Oui, la jeunesse est un naufrage. Et comme d’habitude, la jeunesse dérive. Comme d’habitude, on la bouscule. Comme d’habitude, elle est porteuse d’espoir. Comme d’habitude, elle ne se réveille pas, elle est celle qui écope du mauvais rôle. L’ingrate, la désobéissante, la révoltée mais la soi-disant passive. Comme d’habitude, on lui tourne le dos. Comme d’habitude, tout est gris dehors. Comme d’habitude, elle est laissée face à une vague scélérate. Et on attend d’elle qu’elle la surmonte, qu’elle la conquiert, qu’elle la maîtrise cette vague. Cette déferlante de problèmes qui n’appartiennent pas qu’à elle. La jeunesse est submergée par les tourments d’une société un peu barge qui lui donne le sentiment d’avoir pris le large. Les générations antérieures se sont retirées comme l’eau dénude l’estran avant un tsunami…
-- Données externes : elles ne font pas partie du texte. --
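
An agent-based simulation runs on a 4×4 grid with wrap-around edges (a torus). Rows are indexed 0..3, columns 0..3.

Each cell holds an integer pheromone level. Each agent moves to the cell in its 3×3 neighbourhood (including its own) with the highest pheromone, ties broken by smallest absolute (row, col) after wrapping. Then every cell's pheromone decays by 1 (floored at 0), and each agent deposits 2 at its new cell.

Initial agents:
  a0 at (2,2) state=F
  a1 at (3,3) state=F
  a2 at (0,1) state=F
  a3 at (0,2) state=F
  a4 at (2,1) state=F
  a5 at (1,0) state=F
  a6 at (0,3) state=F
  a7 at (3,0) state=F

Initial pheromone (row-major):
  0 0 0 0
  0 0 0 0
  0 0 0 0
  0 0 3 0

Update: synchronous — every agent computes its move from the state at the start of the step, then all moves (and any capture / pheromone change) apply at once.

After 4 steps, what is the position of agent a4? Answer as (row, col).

t=1: a0@(3,2) a1@(3,2) a2@(3,2) a3@(3,2) a4@(3,2) a5@(0,0) a6@(3,2) a7@(0,0) | pheromone: 4 0 0 0 / 0 0 0 0 / 0 0 0 0 / 0 0 14 0
t=2: a0@(3,2) a1@(3,2) a2@(3,2) a3@(3,2) a4@(3,2) a5@(0,0) a6@(3,2) a7@(0,0) | pheromone: 7 0 0 0 / 0 0 0 0 / 0 0 0 0 / 0 0 25 0
t=3: a0@(3,2) a1@(3,2) a2@(3,2) a3@(3,2) a4@(3,2) a5@(0,0) a6@(3,2) a7@(0,0) | pheromone: 10 0 0 0 / 0 0 0 0 / 0 0 0 0 / 0 0 36 0
t=4: a0@(3,2) a1@(3,2) a2@(3,2) a3@(3,2) a4@(3,2) a5@(0,0) a6@(3,2) a7@(0,0) | pheromone: 13 0 0 0 / 0 0 0 0 / 0 0 0 0 / 0 0 47 0

(3, 2)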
La jeunesse ne doit pas faire de vagues, mais elle doit braver la tempête…
La jeunesse a peur d'échouer. Elle ne veut pas être « La Méduse ». Se prendre un radeau… et tomber en rade sur l’eau. La jeunesse est sans passion mais passionnée. Paresseuse mais révoltée. Désinvolte mais inquiète. Elle l’a toujours été et le sera toujours. Un être composé d’oxymores qui la rendent vivante. Une escadre qui, de façon séculaire, voire millénaire, a essuyé les critiques de ceux qui ont échoué avant elle. Une flotte qui file toutes voiles dehors en désirant se voiler la face. Un équipage qui doit garder le cap et en franchir, des caps. Une galère qui doit éviter les récifs et être solide comme un roc.
Oui, la jeunesse est un naufrage, car c’est son propre de l’être.
Depuis toujours, c’est une rescapée. Une survivante qui va gagner à la nage, en nage, la côte de la résignation, de la sagesse, de la maturité, en bref de l’âge adulte.
En échouant, elle aura réussi sa transformation de naufr-jeunes en naufr-âgés.